Littérature, roman, Delphine de Vigan, les enfants sont rois, avis, critiques, chronique, blog

Roman - Editions Gallimard - 352 pages - 20 €

Parution le 4 mars 2021

L'histoire : Mélanie Claux est mère de deux jeunes enfants. Elle est surtout une des plus célèbre youtubeuse et instragrameuse française. Sur ses chaînes, elles y mets en scène tout son quotidien et surtout, ses enfants, Kimmy et Sammy, qui sont devenus de véritables stars en France, avec plusieurs millions de followers et des revenus à 7 chiffres.

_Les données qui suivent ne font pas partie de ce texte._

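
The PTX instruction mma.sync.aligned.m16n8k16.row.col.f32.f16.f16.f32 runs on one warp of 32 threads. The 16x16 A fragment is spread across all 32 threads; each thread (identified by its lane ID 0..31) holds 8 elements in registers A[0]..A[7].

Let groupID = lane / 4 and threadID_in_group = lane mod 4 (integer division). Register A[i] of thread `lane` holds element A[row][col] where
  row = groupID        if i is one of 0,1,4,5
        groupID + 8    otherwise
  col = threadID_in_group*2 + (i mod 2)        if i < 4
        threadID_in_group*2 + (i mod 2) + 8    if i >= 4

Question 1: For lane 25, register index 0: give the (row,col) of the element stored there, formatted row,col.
6,2

lane 25: grp=6 (25/4), tig=1 (25%4)
i=0: r=6+0=6, c=1*2+0+0=2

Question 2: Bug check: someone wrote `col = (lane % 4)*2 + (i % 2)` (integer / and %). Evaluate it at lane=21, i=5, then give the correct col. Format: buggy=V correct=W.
buggy=3 correct=11

`(lane % 4)*2 + (i % 2)`[21,5]->3
L=21->g=21>>2=5, t=21&3=1
[5]->row 5+0=5  col 1·2+1+8=11
col: 3 vs 11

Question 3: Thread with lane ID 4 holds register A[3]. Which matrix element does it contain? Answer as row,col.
4: gid=1,tid=0
[3] (1+8,0*2+1+0) = (9,1)

9,1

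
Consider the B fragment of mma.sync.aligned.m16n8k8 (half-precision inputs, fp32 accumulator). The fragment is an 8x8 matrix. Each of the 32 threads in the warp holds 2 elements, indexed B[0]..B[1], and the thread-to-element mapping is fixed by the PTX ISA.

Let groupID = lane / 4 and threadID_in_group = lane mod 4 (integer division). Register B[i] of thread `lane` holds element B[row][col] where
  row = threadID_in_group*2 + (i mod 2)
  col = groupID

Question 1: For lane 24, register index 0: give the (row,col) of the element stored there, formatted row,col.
0,6

24: g=6,t=0
[0] (0*2+0,6) = (0,6)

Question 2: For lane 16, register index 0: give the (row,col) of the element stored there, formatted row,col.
lane 16⇒16/4=4, 16 mod 4=0
i=0  r:2·0+0⇒0  c:4

0,4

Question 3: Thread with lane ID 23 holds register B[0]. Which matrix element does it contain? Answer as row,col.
6,5

23: gr=5,th=3
[0] (3*2+0,5) = (6,5)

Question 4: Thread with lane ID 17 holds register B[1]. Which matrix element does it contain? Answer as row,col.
lane 17⇒17/4=4, 17 mod 4=1
i=1  r:2·1+1⇒3  c:4

3,4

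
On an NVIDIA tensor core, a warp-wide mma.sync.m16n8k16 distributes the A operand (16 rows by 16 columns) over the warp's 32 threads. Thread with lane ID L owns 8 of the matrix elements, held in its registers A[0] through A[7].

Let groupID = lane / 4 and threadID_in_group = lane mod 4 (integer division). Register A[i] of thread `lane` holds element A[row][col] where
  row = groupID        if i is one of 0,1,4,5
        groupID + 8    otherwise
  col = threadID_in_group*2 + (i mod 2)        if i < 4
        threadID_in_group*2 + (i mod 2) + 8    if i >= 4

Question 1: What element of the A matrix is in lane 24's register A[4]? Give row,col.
6,8

lane 24→24/4=6, 24 mod 4=0
i=4  r:6+0→6  c:2·0+0+8→8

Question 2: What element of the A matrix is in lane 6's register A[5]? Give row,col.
1,13

6: g=1,t=2
[5] (1+0,2*2+1+8) = (1,13)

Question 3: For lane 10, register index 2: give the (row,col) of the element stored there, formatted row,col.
10,4

lane 10⇒10/4=2, 10 mod 4=2
i=2  r:2+8⇒10  c:2·2+0+0⇒4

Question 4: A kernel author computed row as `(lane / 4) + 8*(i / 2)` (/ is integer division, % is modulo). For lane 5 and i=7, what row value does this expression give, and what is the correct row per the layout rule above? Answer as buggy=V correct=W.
buggy=25 correct=9

`(lane / 4) + 8*(i / 2)`[5,7]->25
L=5->gid=5>>2=1, tid=5&3=1
[7]->row 1+8=9  col 1·2+1+8=11
row: 25 vs 9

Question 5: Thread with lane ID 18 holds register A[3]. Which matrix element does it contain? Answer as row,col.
lane 18: grp=4 (18/4), tig=2 (18%4)
i=3: r=4+8=12, c=2*2+1+0=5

12,5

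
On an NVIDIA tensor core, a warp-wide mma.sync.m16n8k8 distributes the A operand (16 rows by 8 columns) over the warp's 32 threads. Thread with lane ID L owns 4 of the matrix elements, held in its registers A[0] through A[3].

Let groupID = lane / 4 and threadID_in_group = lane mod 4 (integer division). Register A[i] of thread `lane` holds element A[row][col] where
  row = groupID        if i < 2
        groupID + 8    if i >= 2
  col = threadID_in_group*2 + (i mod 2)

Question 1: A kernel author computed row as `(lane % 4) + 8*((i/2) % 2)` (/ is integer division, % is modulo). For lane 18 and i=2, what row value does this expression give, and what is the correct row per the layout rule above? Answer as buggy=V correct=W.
`(lane % 4) + 8*((i/2) % 2)`[18,2]=>10
lane 18=>18/4=4, 18 mod 4=2
i=2  r:4+8=>12  c:2·2+0=>4
row: 10 vs 12

buggy=10 correct=12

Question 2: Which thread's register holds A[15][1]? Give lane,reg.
r: 15->gid=7,r8=1  c: 1->tid=0,i&1=1
L=7*4+0=28  i=1*2+1=3

28,3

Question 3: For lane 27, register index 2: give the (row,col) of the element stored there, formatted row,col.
lane 27⇒27/4=6, 27 mod 4=3
i=2  r:6+8⇒14  c:2·3+0⇒6

14,6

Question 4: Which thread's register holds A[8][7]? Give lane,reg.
3,3

r:8=>grp=0,rB=1  c:7=>tig=3,lo=1
L=0*4+3=3  i=1*2+1=3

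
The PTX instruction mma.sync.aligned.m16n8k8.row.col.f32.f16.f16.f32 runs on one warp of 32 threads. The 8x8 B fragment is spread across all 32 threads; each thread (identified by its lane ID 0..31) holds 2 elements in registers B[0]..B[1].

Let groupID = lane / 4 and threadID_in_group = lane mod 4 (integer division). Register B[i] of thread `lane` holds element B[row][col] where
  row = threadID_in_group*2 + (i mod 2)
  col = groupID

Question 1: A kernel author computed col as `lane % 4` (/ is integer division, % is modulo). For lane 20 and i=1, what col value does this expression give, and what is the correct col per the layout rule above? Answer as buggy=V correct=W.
buggy=0 correct=5

`lane % 4`[20,1]⇒0
20: gr=5,th=0
[1] (0*2+1,5) = (1,5)
col: 0 vs 5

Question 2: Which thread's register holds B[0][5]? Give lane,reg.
c=5⇒gr=5  r=0⇒th=0,odd=0
L=5*4+0=20  i=0=0

20,0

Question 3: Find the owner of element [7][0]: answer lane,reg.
c=0⇒gr=0  r=7⇒th=3,odd=1
L=0*4+3=3  i=1=1

3,1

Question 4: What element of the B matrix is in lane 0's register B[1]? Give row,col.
1,0

lane 0->0/4=0, 0 mod 4=0
i=1  r:2·0+1->1  c:0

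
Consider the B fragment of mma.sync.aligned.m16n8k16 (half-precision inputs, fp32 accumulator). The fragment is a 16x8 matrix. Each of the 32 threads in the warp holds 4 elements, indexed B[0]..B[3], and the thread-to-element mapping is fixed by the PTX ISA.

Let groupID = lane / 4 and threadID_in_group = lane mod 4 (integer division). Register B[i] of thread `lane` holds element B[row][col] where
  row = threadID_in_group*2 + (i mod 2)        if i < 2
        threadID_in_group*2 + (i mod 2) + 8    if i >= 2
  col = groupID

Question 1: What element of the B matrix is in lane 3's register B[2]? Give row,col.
14,0

lane 3: g=0 (3/4), t=3 (3%4)
i=2: r=3*2+0+8=14, c=g=0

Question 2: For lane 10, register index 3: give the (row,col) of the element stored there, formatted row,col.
10: gid=2,tid=2
[3] (2*2+1+8,2) = (13,2)

13,2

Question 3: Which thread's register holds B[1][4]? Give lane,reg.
c=4→G=4  r=1→rhi=0,T=0,p=1
L=4*4+0=16  i=0*2+1=1

16,1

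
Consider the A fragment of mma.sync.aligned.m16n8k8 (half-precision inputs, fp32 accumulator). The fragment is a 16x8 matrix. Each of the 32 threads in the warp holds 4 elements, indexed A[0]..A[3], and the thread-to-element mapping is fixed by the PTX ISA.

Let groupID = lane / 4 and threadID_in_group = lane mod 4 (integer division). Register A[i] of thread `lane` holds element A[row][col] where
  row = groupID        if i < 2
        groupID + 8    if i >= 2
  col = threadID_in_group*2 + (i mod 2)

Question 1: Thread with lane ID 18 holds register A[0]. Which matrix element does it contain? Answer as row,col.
4,4

L=18=>grp=18>>2=4, tig=18&3=2
[0]=>row 4+0=4  col 2·2+0=4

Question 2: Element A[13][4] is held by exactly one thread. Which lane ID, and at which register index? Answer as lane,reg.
r=13⇒gr=5,Rb=1  c=4⇒th=2,odd=0
L=5*4+2=22  i=1*2+0=2

22,2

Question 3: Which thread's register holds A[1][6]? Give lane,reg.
7,0

r:1=>grp=1,rB=0  c:6=>tig=3,lo=0
L=1*4+3=7  i=0*2+0=0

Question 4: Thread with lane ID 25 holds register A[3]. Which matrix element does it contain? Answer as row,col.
14,3

25: G=6,T=1
[3] (6+8,1*2+1) = (14,3)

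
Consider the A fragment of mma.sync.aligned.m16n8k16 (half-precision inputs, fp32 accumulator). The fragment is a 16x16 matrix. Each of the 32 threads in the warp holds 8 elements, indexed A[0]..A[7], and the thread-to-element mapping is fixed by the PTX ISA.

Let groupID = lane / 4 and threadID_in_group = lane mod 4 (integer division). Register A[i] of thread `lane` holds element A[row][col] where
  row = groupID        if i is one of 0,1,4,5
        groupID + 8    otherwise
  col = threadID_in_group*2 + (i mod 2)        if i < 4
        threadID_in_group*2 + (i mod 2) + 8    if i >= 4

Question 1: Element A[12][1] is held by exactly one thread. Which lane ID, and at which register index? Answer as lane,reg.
r:12=>grp=4,rB=1  c:1=>cB=0,tig=0,lo=1
L=4*4+0=16  i=0*4+1*2+1=3

16,3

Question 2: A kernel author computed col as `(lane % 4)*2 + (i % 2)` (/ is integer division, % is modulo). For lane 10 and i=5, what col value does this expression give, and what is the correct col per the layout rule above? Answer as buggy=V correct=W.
buggy=5 correct=13

`(lane % 4)*2 + (i % 2)`[10,5]⇒5
L=10⇒gr=10>>2=2, th=10&3=2
[5]⇒row 2+0=2  col 2·2+1+8=13
col: 5 vs 13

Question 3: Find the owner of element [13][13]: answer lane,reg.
22,7

r: 13->gid=5,r8=1  c: 13->c8=1,tid=2,i&1=1
L=5*4+2=22  i=1*4+1*2+1=7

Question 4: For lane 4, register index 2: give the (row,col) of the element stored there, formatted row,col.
9,0

lane 4: gr=1 (4/4), th=0 (4%4)
i=2: r=1+8=9, c=0*2+0+0=0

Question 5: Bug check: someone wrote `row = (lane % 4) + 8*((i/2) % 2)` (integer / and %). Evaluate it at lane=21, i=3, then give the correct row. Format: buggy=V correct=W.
`(lane % 4) + 8*((i/2) % 2)`[21,3]=>9
lane 21=>21/4=5, 21 mod 4=1
i=3  r:5+8=>13  c:2·1+1+0=>3
row: 9 vs 13

buggy=9 correct=13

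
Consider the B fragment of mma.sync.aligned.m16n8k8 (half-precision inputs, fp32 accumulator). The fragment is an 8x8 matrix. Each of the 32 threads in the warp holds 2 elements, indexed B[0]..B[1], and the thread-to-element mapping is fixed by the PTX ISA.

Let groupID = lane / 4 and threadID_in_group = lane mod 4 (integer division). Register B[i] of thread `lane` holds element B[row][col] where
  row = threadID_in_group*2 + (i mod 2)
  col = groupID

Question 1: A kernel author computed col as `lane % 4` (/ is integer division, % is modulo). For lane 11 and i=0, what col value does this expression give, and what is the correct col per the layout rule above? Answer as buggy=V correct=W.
buggy=3 correct=2

`lane % 4`[11,0]->3
lane 11: gid=2 (11/4), tid=3 (11%4)
i=0: r=3*2+0=6, c=gid=2
col: 3 vs 2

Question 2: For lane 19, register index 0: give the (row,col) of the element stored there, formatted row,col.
6,4

L=19->gid=19>>2=4, tid=19&3=3
[0]->row 3·2+0=6  col gid=4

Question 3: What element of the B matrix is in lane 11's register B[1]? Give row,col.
lane 11=>11/4=2, 11 mod 4=3
i=1  r:2·3+1=>7  c:2

7,2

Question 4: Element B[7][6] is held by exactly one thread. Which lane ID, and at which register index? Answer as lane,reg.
27,1

c: 6->gid=6  r: 7->tid=3,i&1=1
L=6*4+3=27  i=1=1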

Tout semble parfaitement huilé pour le bonheur de tous jusqu'au jour où Kimmy est kidnappée.  Clara, jeune flic trentenaire à la vie diamétralement opposée à celle de Mélanie, mène l'enquête. Elle bascule alors dans un monde qu'elle n'imaginait pas !

Tentation : Delphine de Vigan est pour moi incontournable

Fournisseur : Ma CB dans ma nouvelle librairie dinardaise !

 

Mon humble avis : Quel livre ! Ahurissant ! Captivant !

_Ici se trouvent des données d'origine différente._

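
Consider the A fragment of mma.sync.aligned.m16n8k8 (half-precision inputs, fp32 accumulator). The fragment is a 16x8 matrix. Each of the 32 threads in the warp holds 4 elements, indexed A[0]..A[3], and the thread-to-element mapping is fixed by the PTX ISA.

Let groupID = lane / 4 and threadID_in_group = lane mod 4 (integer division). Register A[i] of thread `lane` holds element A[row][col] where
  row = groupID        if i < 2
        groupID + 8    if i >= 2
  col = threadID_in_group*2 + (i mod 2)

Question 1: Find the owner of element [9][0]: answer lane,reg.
4,2

r=9→G=1,rhi=1  c=0→T=0,p=0
L=1*4+0=4  i=1*2+0=2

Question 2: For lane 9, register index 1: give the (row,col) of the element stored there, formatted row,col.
2,3

lane 9: G=2 (9/4), T=1 (9%4)
i=1: r=2+0=2, c=1*2+1=3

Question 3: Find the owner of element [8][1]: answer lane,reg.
0,3

r=8→G=0,rhi=1  c=1→T=0,p=1
L=0*4+0=0  i=1*2+1=3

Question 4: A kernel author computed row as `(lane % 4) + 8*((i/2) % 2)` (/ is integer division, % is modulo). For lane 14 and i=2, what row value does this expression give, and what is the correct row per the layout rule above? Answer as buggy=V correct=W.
`(lane % 4) + 8*((i/2) % 2)`[14,2]->10
lane 14: gid=3 (14/4), tid=2 (14%4)
i=2: r=3+8=11, c=2*2+0=4
row: 10 vs 11

buggy=10 correct=11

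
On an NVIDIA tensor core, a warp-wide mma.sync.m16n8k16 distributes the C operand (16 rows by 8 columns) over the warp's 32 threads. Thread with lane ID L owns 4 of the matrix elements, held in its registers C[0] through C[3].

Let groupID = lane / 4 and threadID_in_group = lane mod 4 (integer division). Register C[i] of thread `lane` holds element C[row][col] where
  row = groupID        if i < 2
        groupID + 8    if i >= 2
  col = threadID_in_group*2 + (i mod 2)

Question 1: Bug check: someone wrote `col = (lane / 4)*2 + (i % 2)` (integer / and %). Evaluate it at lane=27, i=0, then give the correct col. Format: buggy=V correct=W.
`(lane / 4)*2 + (i % 2)`[27,0]=>12
27: grp=6,tig=3
[0] (6+0,3*2+0) = (6,6)
col: 12 vs 6

buggy=12 correct=6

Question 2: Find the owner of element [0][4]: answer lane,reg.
2,0

r=0→G=0,rhi=0  c=4→T=2,p=0
L=0*4+2=2  i=0*2+0=0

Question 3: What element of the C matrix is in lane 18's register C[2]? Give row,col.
12,4

lane 18→18/4=4, 18 mod 4=2
i=2  r:4+8→12  c:2·2+0→4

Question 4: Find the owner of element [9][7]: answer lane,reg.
7,3

r:9=>grp=1,rB=1  c:7=>tig=3,lo=1
L=1*4+3=7  i=1*2+1=3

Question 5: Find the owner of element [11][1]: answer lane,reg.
r:11=>grp=3,rB=1  c:1=>tig=0,lo=1
L=3*4+0=12  i=1*2+1=3

12,3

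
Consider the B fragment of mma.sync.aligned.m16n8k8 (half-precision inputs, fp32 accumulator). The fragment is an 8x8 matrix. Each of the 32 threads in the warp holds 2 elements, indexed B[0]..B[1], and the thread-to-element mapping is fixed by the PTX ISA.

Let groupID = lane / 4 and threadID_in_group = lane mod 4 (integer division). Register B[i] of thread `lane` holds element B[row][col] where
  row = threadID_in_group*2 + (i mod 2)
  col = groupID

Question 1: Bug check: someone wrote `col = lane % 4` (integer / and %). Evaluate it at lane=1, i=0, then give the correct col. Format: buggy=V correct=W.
`lane % 4`[1,0]->1
1: g=0,t=1
[0] (1*2+0,0) = (2,0)
col: 1 vs 0

buggy=1 correct=0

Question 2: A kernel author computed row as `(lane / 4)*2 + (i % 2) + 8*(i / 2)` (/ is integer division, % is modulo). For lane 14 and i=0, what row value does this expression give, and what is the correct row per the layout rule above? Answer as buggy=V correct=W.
buggy=6 correct=4

`(lane / 4)*2 + (i % 2) + 8*(i / 2)`[14,0]->6
lane 14->14/4=3, 14 mod 4=2
i=0  r:2·2+0->4  c:3
row: 6 vs 4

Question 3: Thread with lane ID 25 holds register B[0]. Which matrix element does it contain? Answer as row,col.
2,6

L=25→G=25>>2=6, T=25&3=1
[0]→row 1·2+0=2  col G=6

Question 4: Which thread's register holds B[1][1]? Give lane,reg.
4,1

c: 1->gid=1  r: 1->tid=0,i&1=1
L=1*4+0=4  i=1=1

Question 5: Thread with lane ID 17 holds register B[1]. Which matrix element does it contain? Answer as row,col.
3,4

lane 17: G=4 (17/4), T=1 (17%4)
i=1: r=1*2+1=3, c=G=4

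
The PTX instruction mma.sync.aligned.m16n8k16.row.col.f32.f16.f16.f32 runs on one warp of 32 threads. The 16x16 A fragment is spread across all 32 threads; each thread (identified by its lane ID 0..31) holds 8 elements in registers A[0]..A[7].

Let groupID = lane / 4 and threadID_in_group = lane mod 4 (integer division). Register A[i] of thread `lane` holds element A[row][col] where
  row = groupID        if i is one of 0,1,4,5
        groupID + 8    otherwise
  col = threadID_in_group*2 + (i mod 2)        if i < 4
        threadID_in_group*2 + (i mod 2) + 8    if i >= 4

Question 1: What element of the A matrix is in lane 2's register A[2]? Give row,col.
8,4

L=2->gid=2>>2=0, tid=2&3=2
[2]->row 0+8=8  col 2·2+0+0=4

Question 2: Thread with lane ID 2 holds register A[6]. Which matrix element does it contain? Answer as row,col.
8,12

lane 2: G=0 (2/4), T=2 (2%4)
i=6: r=0+8=8, c=2*2+0+8=12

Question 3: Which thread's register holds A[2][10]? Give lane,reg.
r: 2->gid=2,r8=0  c: 10->c8=1,tid=1,i&1=0
L=2*4+1=9  i=1*4+0*2+0=4

9,4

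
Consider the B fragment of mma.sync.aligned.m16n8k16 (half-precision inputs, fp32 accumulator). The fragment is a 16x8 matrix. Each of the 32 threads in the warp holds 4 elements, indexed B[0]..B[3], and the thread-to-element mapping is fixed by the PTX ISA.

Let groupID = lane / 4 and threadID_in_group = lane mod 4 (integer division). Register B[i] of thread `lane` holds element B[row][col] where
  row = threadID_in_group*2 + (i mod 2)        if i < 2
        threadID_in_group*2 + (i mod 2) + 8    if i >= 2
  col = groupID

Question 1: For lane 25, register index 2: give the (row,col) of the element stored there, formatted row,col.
10,6

L=25->g=25>>2=6, t=25&3=1
[2]->row 1·2+0+8=10  col g=6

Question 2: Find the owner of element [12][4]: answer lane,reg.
18,2

c=4→G=4  r=12→rhi=1,T=2,p=0
L=4*4+2=18  i=1*2+0=2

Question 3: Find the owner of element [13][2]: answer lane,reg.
10,3

c:2=>grp=2  r:13=>rB=1,tig=2,lo=1
L=2*4+2=10  i=1*2+1=3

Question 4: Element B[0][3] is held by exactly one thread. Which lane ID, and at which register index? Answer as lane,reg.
12,0

c=3→G=3  r=0→rhi=0,T=0,p=0
L=3*4+0=12  i=0*2+0=0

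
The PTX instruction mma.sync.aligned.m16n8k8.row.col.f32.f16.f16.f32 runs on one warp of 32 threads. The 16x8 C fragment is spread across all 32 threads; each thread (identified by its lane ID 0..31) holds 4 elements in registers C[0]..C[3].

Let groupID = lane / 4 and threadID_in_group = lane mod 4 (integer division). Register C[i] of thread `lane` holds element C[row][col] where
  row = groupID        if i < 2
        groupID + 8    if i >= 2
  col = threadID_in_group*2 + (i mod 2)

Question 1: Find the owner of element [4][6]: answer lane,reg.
r: 4->gid=4,r8=0  c: 6->tid=3,i&1=0
L=4*4+3=19  i=0*2+0=0

19,0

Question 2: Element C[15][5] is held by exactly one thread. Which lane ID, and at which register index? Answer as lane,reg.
r=15->g=7,rb=1  c=5->t=2,b0=1
L=7*4+2=30  i=1*2+1=3

30,3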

Delphine de Vigan m'a de nouveau happée littéralement avec son nouveau roman. Pourtant, celui-ci est bien différent des précédents. Comme s'il y avait un tournant dans l'oeuvre de cette romancière que j'apprécie tant. Le tournant est déjà flagrant avec le changement de maison d'Editions. Mais cette fois ci, Delphine de Vigan n'évoque pas de sujet intime, on ne cherche pas à deviner où elle se cache entre ses lignes. Avec les enfants sont rois, Delphine de Vigan observe, tente d'expliquer et de comprendre un fait sociétal : You Tube, Instagram, l'hyper-connexion et l'étalage de la vie privée quotidienne qui devient un spectacle, qui se scénarise, qui se marchande et qui rapporte gros, pour quelques élus. L'auteure ne juge pas, elle expose et ne cache pas ses interrogations sur le sujet : l'ultra exposition sur les réseaux sociaux et ses conséquences.

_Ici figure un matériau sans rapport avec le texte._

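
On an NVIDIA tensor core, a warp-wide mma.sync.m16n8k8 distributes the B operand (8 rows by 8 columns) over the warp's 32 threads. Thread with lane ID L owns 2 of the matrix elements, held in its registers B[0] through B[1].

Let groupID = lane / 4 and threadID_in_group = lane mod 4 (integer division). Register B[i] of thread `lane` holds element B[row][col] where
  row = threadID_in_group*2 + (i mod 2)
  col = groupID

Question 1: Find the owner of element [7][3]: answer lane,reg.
15,1

c:3=>grp=3  r:7=>tig=3,lo=1
L=3*4+3=15  i=1=1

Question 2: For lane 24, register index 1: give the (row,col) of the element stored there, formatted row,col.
1,6

L=24=>grp=24>>2=6, tig=24&3=0
[1]=>row 0·2+1=1  col grp=6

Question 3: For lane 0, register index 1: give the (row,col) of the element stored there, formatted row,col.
1,0

lane 0⇒0/4=0, 0 mod 4=0
i=1  r:2·0+1⇒1  c:0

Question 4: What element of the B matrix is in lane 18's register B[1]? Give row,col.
lane 18: g=4 (18/4), t=2 (18%4)
i=1: r=2*2+1=5, c=g=4

5,4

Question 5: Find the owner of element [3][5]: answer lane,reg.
c=5⇒gr=5  r=3⇒th=1,odd=1
L=5*4+1=21  i=1=1

21,1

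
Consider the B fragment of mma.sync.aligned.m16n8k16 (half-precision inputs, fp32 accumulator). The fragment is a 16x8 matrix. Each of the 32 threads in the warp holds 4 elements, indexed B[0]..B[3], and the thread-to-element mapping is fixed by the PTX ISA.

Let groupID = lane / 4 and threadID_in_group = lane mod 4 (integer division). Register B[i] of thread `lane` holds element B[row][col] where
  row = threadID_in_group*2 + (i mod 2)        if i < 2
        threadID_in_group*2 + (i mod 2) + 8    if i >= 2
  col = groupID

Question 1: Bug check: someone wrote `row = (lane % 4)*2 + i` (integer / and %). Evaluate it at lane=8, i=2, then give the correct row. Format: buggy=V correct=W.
`(lane % 4)*2 + i`[8,2]⇒2
L=8⇒gr=8>>2=2, th=8&3=0
[2]⇒row 0·2+0+8=8  col gr=2
row: 2 vs 8

buggy=2 correct=8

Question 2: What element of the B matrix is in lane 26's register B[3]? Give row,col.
lane 26: g=6 (26/4), t=2 (26%4)
i=3: r=2*2+1+8=13, c=g=6

13,6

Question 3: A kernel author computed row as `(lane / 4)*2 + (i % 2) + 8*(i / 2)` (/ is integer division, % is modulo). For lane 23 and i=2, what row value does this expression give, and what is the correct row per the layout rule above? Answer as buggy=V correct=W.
`(lane / 4)*2 + (i % 2) + 8*(i / 2)`[23,2]->18
lane 23->23/4=5, 23 mod 4=3
i=2  r:2·3+0+8->14  c:5
row: 18 vs 14

buggy=18 correct=14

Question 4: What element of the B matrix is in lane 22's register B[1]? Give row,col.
5,5

L=22->g=22>>2=5, t=22&3=2
[1]->row 2·2+1+0=5  col g=5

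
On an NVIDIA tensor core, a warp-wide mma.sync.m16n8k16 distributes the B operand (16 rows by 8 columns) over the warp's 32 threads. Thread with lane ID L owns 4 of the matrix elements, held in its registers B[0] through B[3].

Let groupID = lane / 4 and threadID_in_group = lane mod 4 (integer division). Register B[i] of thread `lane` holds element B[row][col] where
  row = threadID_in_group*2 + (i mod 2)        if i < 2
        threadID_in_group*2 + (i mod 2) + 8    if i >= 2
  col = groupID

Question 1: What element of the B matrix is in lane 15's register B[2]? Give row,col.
14,3

L=15=>grp=15>>2=3, tig=15&3=3
[2]=>row 3·2+0+8=14  col grp=3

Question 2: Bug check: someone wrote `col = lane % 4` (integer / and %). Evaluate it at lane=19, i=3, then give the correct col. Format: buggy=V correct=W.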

La façon dont Delphine de Vigan mène son roman est magistrale et addictive. Oui, j'ai dévoré ce roman en étant souvent bouche bée, atterrée, abasourdie devant les comportements et usages décrits et expliquées par la romancière. J'ai découvert un monde dont j'ignorais tout sauf la vague existence... Je suis tombée de haut, jamais je n'avais imaginé que ces chaînes personnelles You Tube pouvaient aller si loin dans ce que j'appelle, (oui, je juge !), la bêtise totale, l'inconscience, la vacuité de valeur morale et d'éducation. Cette Mélanie, la mère des deux enfants, je l'aurais bien baffée et plongée dans l'eau glaciale tout au long du roman, malgré l'épreuve qu'elle traverse avec la disparition de sa fille. Dans le roman, Clara, la policière qui mène l'enquête, regarde donc des centaines de vidéos de Kimmy et Sammy. Elle dit : il faut le voir pour le croire. Moi je dis, il faut lire ce roman pour le croire.

Delphine de Vigan développe évidemment l'éthique autour de ses enfants stars d'internet, le travail dissimulé, l'exploitation, le droit à l'image... Les conséquences dans le quotidien de ces enfants sur-exposés (depuis leur vie sociale jusqu'à l'hyper consommation en tout genre), mais aussi, sur ces enfants lorsqu'ils atteignent l'âge adulte. Car dans la dernière partie du roman, on retrouve les personnages dans les années 2030, soit plus de 12 ans après... Et là... Surprise... Qui a ouvert les yeux, qui a continué à vivre en direct, qui développe un syndrome psychologique ? Qui est heureux ?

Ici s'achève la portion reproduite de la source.